Namely, ZFS datasets and metaslabs should be written with the minumum block size and alignment requested by the user (4kb or more) - but with guaranteed start-alignment regarding hardware sectors.
ZFS would need some knowledge of the storage device layout - i.e. at which logical block number does ZFS's slice/partition start, so that it would know if LBA sector number for a particular block is divisible by (minblocksize/512bytes = 8 for minblocksize=4kb), and use this knowledge when allocating blocks for a new write.
This would also make a no-problem the current hassle of aligning partition starts when making new pools - in the worst case, ZFS would waste a few starting blocks for rounding, and issue aligned writes anyway (for most I/Os).
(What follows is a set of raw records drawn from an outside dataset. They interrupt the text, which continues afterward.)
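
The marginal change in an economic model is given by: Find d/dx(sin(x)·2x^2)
Product rule: (fg)'=f'g+fg'
f=sin(x), f'=cos(x)
g=2x^2, g'=4x

Answer: 2·cos(x)·x^2+4·sin(x)·x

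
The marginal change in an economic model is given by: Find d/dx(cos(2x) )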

For metaslab processing (as to lose less performance with 512-byte metadata entries on 4kb-sectored devices) some sort of 8-entry prefetch might be useful (i.e. when we need one entry, we read and cache all 8 anyway).
That's about it.
For metaslabs and other pool-wide technical info this could be a pool-level setting, while for datasets it could be a per-dataset setting with root dataset's default inherited from the pool (if that's possible - otherwise, initialized with the same value at pool creation) and would take place for all writes after the setting is set or changed (like compression, dedup, etc).
Thus the user would have an option of using unaligned blocks of 512 bytes on specific datasets, if he desires to - i.e. for rarely-accessed archival storage, where performance matters just, once during a write, and the user agrees to wait longer for this one write but save some space on zillions of small files.
Updated by Jim Klimov about 10 years ago
I believe my description above may be somewhat incorrect in terms of terminology.
In particular, at the time of writing I believed that "metaslabs" are reserved ranges of blocks for metadata, which seems to be not true. Regardless, metaslabs should still be aligned at the requested minblocksize sector boundary.
And newly written metadata blocks should "just happen" to be grouped to make up the minblocksize by the write algorithm - and with nominal vdev block size of 512b, no incapsulation is needed for reads, although read-prefetching is still a good idea.